Change is coming to Santa Barbara. Senate Bill 35 requires that we expedite building much more housing now. Known around the world for our red-tiled and low-profile Andalusian look, the central city is going to have to accept several thousand new units in the next five to 10 years. Who will live in this housing required by the State of California?

Until the 1960s and1970s, Santa Barbara had more low- and moderate-income housing downtown, much of it in need of repair and updating. The city’s Housing & Redevelopment Agency leveraged a number of low-income housing projects, mostly with the city’s Housing Authority, until redevelopment agencies closed operation statewide in 2012. However the bulk of units built in the last 15 years have been high end, sometimes purchased as an investment and seldom occupied.

In 1979, Lincoln School, Santa Barbara’s first school (built in 1871) was demolished, and the city purchased the site for affordable housing. That was 40 years ago! The school site at Cota and Santa Barbara streets has been utilized as a parking lot and for the beloved Saturday Farmers Market since 1985. Across the street from Lincoln School is Vera Cruz Park, and adjacent to it at Ortega Street is a large State of California Employment Development Department lot and single-story 1950s office building. Surely the city and the state could agree on a plan to build affordable housing and a neighborhood school for the expected families moving into the more densely built downtown on the conjoining properties.

At the same time as it is widely agreed and required that we need to house more people downtown, the Santa Barbara Chapter of the American Institute of Architects has completed a detailed series of plans and concepts for added housing along State Street.
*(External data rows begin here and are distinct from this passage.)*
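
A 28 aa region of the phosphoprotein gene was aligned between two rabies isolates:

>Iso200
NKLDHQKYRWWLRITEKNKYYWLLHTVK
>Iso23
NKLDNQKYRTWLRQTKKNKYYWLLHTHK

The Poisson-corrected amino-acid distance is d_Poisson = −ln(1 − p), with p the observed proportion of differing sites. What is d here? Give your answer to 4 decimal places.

0.1967

Differing sites — 5:H/N; 10:W/T; 14:I/Q; 16:E/K; 27:V/H.
p = 5/28 = 0.178571.
d = −ln(1 − 0.178571) = −ln(0.821429) = 0.1967.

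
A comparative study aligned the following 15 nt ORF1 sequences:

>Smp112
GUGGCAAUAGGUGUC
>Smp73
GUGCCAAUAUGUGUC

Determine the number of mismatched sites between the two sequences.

2

Differing sites — 4:G/C; 10:G/U.
That gives 2 mismatches out of 15 aligned sites, so the Hamming distance is 2.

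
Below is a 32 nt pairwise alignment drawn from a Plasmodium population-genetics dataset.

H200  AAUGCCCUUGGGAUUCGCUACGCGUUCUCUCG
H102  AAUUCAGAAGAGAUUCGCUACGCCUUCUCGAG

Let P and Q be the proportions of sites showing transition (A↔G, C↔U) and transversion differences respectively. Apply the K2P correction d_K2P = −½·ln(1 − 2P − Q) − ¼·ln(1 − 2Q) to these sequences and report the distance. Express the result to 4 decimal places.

The sequences differ at positions 4 (G/U, transversion), 6 (C/A, transversion), 7 (C/G, transversion), 8 (U/A, transversion), 9 (U/A, transversion), 11 (G/A, transition), 24 (G/C, transversion), 30 (U/G, transversion), 31 (C/A, transversion).
Of the 9 differences, 1 transition and 8 transversions over 32 sites: P = 1/32 = 0.031250, Q = 8/32 = 0.250000.
d = −0.5·ln(0.687500) − 0.25·ln(0.500000) = −0.5·(-0.374693) − 0.25·(-0.693147) = 0.3606.

0.3606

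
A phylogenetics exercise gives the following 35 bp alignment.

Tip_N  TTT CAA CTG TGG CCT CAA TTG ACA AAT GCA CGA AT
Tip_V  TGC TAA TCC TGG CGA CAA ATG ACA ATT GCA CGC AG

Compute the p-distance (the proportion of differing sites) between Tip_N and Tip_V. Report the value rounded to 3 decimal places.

0.343

The sequences differ at positions 2 (T/G), 3 (T/C), 4 (C/T), 7 (C/T), 8 (T/C), 9 (G/C), 14 (C/G), 15 (T/A), 19 (T/A), 26 (A/T), 33 (A/C), 35 (T/G).
There are 12 differences over 35 sites, so p = 12/35 = 0.343.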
City staff and review boards have proposed significant changes in formulas for building many more residential units. Still, when faced with high land costs, the best we can hope for is 10-15 percent of the new units being for moderate-income families.
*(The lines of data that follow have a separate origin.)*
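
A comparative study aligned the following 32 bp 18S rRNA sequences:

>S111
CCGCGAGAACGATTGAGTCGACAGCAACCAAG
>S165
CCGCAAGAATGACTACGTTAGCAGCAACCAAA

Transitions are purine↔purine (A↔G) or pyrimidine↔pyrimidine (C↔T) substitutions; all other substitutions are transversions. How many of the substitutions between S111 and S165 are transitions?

Mismatches occur at site 5 (G→A, transition), site 10 (C→T, transition), site 13 (T→C, transition), site 15 (G→A, transition), site 16 (A→C, transversion), site 19 (C→T, transition), site 20 (G→A, transition), site 21 (A→G, transition), site 32 (G→A, transition).
Of the 9 differences, 8 transitions and 1 transversion, so the answer is 8.

8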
In the midst of our housing development crisis, one of the best strategies outlined by a 2019 County Grand Jury report is to utilize land already owned by a public agency. Looking at the Lincoln School neighborhood, it is extraordinary how many other large under-built properties belong to the city, school district, and state. The dity Public Works and Parks & Recreation yards with metal office buildings take over a block between Garden Street and halfway to Olive Street. Closing Laguna Street and reconfiguring that huge area would provide a lot of housing. It might take longer to identify space efficiencies in these departments and alternative locations, but if housing is the city’s number one goal these properties must be considered. At Ortega and Garden Streets is a school district property with a large parking lot. The City Council and the Santa Barbara Unified School District board must collaborate and find the political will to meet the future housing and education needs of Santa Barbara.